I was hoping I could get some advice on how to get the scalapack_api to work properly. I've run into the same issue on both Frontier at OLCF and Perlmutter at NERSC where SLATE compiles and the tester passes with GPU usage, but when using libslate_scalapack_api.so as in the documentation for a program that calls PZHEEVX, I see that SLATE intercepts ScaLAPACK but does not seem to offload to GPU. Below I have my jobscript and section of my output file from Frontier, as well as the compilation flags in case that is helpful.

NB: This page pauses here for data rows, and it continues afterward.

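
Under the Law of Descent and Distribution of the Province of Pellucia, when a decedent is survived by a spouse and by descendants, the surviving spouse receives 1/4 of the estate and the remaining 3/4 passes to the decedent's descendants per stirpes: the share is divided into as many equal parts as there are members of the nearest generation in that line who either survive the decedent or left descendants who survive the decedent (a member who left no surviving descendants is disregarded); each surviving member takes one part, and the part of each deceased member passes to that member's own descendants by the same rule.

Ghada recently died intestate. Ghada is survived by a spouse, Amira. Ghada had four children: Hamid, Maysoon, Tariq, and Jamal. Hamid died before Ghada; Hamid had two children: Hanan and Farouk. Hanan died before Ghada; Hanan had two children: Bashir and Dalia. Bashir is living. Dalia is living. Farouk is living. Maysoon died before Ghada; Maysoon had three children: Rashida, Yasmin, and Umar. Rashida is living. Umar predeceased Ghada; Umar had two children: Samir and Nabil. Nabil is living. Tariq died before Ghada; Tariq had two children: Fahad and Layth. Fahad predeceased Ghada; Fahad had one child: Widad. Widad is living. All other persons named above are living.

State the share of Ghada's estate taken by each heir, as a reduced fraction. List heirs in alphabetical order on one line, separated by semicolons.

Amira, as surviving spouse, takes 1/4.
The remaining 3/4 passes to Ghada's descendants per stirpes.
The 3/4 is divided into 4 equal shares of 3/16 among Hamid, Maysoon, Tariq, Jamal.
Hamid predeceased; the 3/16 allotted to Hamid's branch passes to Hamid's issue by representation.
The 3/16 is divided into 2 equal shares of 3/32 among Hanan, Farouk.
Hanan predeceased; the 3/32 allotted to Hanan's branch passes to Hanan's issue by representation.
The 3/32 is divided into 2 equal shares of 3/64 among Bashir, Dalia.
Bashir is living and takes 3/64.
Dalia is living and takes 3/64.
Farouk is living and takes 3/32.
Maysoon predeceased; the 3/16 allotted to Maysoon's branch passes to Maysoon's issue by representation.
The 3/16 is divided into 3 equal shares of 1/16 among Rashida, Yasmin, Umar.
Rashida is living and takes 1/16.
Yasmin is living and takes 1/16.
Umar predeceased; the 1/16 allotted to Umar's branch passes to Umar's issue by representation.
The 1/16 is divided into 2 equal shares of 1/32 among Samir, Nabil.
Samir is living and takes 1/32.
Nabil is living and takes 1/32.
Tariq predeceased; the 3/16 allotted to Tariq's branch passes to Tariq's issue by representation.
The 3/16 is divided into 2 equal shares of 3/32 among Fahad, Layth.
Fahad predeceased; the 3/32 allotted to Fahad's branch passes to Fahad's issue by representation.
Widad is the sole taker at this level and receives the full 3/32.
Layth is living and takes 3/32.
Jamal is living and takes 3/16.

Amira 1/4; Bashir 3/64; Dalia 3/64; Farouk 3/32; Jamal 3/16; Layth 3/32; Nabil 1/32; Rashida 1/16; Samir 1/32; Widad 3/32; Yasmin 1/16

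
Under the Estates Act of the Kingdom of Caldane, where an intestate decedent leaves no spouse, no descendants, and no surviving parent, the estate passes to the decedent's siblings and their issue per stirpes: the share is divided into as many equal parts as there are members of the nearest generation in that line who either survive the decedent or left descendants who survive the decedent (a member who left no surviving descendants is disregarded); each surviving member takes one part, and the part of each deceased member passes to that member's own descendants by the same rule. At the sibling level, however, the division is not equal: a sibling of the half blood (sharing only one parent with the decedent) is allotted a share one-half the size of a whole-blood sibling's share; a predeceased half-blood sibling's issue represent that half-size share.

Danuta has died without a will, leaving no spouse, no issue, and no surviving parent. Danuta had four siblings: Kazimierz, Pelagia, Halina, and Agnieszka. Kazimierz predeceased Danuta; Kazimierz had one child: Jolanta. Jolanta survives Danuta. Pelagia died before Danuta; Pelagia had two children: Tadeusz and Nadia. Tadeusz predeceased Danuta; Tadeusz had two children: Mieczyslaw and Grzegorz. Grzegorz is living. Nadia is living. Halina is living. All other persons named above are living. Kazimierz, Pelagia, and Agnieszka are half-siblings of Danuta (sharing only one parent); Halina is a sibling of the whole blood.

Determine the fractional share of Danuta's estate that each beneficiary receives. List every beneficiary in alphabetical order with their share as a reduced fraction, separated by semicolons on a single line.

Agnieszka 1/5; Grzegorz 1/20; Halina 2/5; Jolanta 1/5; Mieczyslaw 1/20; Nadia 1/10

No spouse, descendants, or parent survives, so the estate passes to Danuta's siblings per stirpes.
Half-blood siblings count for one-half the weight of whole-blood siblings at the initial division.
Dividing 1 in proportion to weights (total weight 5/2): Kazimierz (weight 1/2) → 1/5; Pelagia (weight 1/2) → 1/5; Halina (weight 1) → 2/5; Agnieszka (weight 1/2) → 1/5.
Kazimierz predeceased; the 1/5 allotted to Kazimierz's branch passes to Kazimierz's issue by representation.
Jolanta is the sole taker at this level and receives the full 1/5.
Pelagia predeceased; the 1/5 allotted to Pelagia's branch passes to Pelagia's issue by representation.
The 1/5 is divided into 2 equal shares of 1/10 among Tadeusz, Nadia.
Tadeusz predeceased; the 1/10 allotted to Tadeusz's branch passes to Tadeusz's issue by representation.
The 1/10 is divided into 2 equal shares of 1/20 among Mieczyslaw, Grzegorz.
Mieczyslaw is living and takes 1/20.
Grzegorz is living and takes 1/20.
Nadia is living and takes 1/10.
Halina is living and takes 2/5.
Agnieszka is living and takes 1/5.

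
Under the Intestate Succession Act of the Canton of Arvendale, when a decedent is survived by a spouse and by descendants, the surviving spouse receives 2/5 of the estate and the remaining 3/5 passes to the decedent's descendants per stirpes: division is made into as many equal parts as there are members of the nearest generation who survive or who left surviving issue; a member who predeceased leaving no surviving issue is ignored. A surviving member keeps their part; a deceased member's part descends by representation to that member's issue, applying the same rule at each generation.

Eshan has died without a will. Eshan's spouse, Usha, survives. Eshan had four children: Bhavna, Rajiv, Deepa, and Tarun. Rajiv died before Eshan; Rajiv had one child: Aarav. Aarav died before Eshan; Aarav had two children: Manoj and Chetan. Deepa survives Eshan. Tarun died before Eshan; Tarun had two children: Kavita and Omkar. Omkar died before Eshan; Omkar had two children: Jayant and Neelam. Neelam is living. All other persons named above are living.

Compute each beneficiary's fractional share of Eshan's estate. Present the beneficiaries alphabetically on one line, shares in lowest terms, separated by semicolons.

Bhavna 3/20; Chetan 3/40; Deepa 3/20; Jayant 3/80; Kavita 3/40; Manoj 3/40; Neelam 3/80; Usha 2/5

Usha, as surviving spouse, takes 2/5.
The remaining 3/5 passes to Eshan's descendants per stirpes.
The 3/5 is divided into 4 equal shares of 3/20 among Bhavna, Rajiv, Deepa, Tarun.
Bhavna is living and takes 3/20.
Rajiv predeceased; the 3/20 allotted to Rajiv's branch passes to Rajiv's issue by representation.
Aarav's line is the sole branch at this level, so the full 3/20 passes to Aarav's issue by representation.
The 3/20 is divided into 2 equal shares of 3/40 among Manoj, Chetan.
Manoj is living and takes 3/40.
Chetan is living and takes 3/40.
Deepa is living and takes 3/20.
Tarun predeceased; the 3/20 allotted to Tarun's branch passes to Tarun's issue by representation.
The 3/20 is divided into 2 equal shares of 3/40 among Kavita, Omkar.
Kavita is living and takes 3/40.
Omkar predeceased; the 3/40 allotted to Omkar's branch passes to Omkar's issue by representation.
The 3/40 is divided into 2 equal shares of 3/80 among Jayant, Neelam.
Jayant is living and takes 3/80.
Neelam is living and takes 3/80.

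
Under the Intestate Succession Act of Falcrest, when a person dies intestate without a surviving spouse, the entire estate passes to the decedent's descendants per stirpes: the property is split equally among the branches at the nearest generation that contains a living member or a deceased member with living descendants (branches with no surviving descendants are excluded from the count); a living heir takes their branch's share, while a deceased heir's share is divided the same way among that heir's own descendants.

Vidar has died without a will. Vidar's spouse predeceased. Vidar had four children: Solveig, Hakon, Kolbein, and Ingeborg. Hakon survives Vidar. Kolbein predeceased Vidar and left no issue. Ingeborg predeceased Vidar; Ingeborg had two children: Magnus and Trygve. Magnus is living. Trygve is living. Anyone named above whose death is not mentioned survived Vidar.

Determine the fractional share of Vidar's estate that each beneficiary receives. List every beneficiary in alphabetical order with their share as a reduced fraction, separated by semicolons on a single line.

There is no surviving spouse, so the entire estate passes to Vidar's descendants per stirpes.
Kolbein left no surviving issue, so that branch lapses and is disregarded.
The estate is divided into 3 equal shares of 1/3 among Solveig, Hakon, Ingeborg.
Solveig is living and takes 1/3.
Hakon is living and takes 1/3.
Ingeborg predeceased; the 1/3 allotted to Ingeborg's branch passes to Ingeborg's issue by representation.
The 1/3 is divided into 2 equal shares of 1/6 among Magnus, Trygve.
Magnus is living and takes 1/6.
Trygve is living and takes 1/6.

Hakon 1/3; Magnus 1/6; Solveig 1/3; Trygve 1/6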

I'd appreciate any advice!
Jobscript:
#!/bin/bash
#SBATCH --account=cph169
#SBATCH -q debug
#SBATCH --nodes=2
#SBATCH --ntasks-per-node=8
#SBATCH --cpus-per-task=7
#SBATCH --gpus-per-task=1
#SBATCH --gpu-bind=closest
#SBATCH --time=00:05:00
export OMP_NUM_THREADS=7
export SLURM_CPU_BIND='cores'
export OMP_PROC_BIND=spread
export OMP_PLACES=threads
export HDF5_USE_FILE_LOCKING=FALSE
export BGW_HDF5_WRITE_REDIST=1
ulimit -s unlimited
export SLATE_GPU_AWARE_MPI=1
export SLATE_SCALAPACK_TARGET=Devices
export SLATE_DIR=/ccs/home/aaronalt/CODES/slate
export SLATE_SCALAPACK_VERBOSE=1
export LD_LIBRARY_PATH=$SLATE_DIR/lib/:$LD_LIBRARY_PATH
export LD_LIBRARY_PATH=$SLATE_DIR/blaspp/lib/:$LD_LIBRARY_PATH
export LD_LIBRARY_PATH=$SLATE_DIR/lapackpp/lib/:$LD_LIBRARY_PATH
./monitor_gpu.sh &
MONITOR_PID=$!
module load craype-accel-amd-gfx90a
export MPICH_GPU_SUPPORT_ENABLED=1
env LD_PRELOAD=$SLATE_DIR/lib/libslate_scalapack_api.so srun --cpu-bind=cores --gpu-bind=closest /ccs/home/aaronalt/CODES/BerkeleyGW_test/bin/parabands.cplx.x < parabands.inp &> parabands.out
kill $MONITOR_PID
In the output I see the interception (for context, the matrix is complex hermitian, rank 15229, and the block size is 512x512):
Beginning ScaLAPACK diagonalization. Size: 15229
scalapack_api/scalapack_lanhe.cc:83 slate_planhe(): lanhe
Done ScaLAPACK diagonalization
However, the monitor_gpu.sh script above, which simply runs rocm-smi once per second, reports no GPU utilization at any point during the run (diagonalization took about 80 sec in this case):
======================= ROCm System Management Interface =======================
============================== % time GPU is busy ==============================
GPU[0] : GPU use (%): 0
GPU[0] : GFX Activity: 788775627
GPU[1] : GPU use (%): 0
GPU[1] : GFX Activity: 716303949
GPU[2] : GPU use (%): 0
GPU[2] : GFX Activity: 808625778
GPU[3] : GPU use (%): 0
GPU[3] : GFX Activity: 685484219
GPU[4] : GPU use (%): 0
GPU[4] : GFX Activity: 721907599
GPU[5] : GPU use (%): 0
GPU[5] : GFX Activity: 812915178
GPU[6] : GPU use (%): 0
GPU[6] : GFX Activity: 686269342
GPU[7] : GPU use (%): 0
GPU[7] : GFX Activity: 533777042
================================================================================
============================= End of ROCm SMI Log ==============================
With the tester I am able to force GPU offloading with the `--origin d --target d` flags, but can't seem to do that in general. I compiled with these modules on top of the Frontier defaults:
module load cray-fftw cray-hdf5-parallel craype-accel-amd-gfx90a rocm cray-python ; module swap cce cce/15.0.0 ; module swap rocm rocm/5.3.0
and this make.inc:
CXX = CC
FC = ftn
mpi = 1
blas = libsci
gpu_backend = hip
gpu_aware_mpi=1
hip_arch = gfx90a
CXXFLAGS = -O3 -std=c++17
FCFLAGS = -O3
prefix = $PWD/install
I'd appreciate any advice on this, and am happy to supply more information if needed! Thank you!
Aaron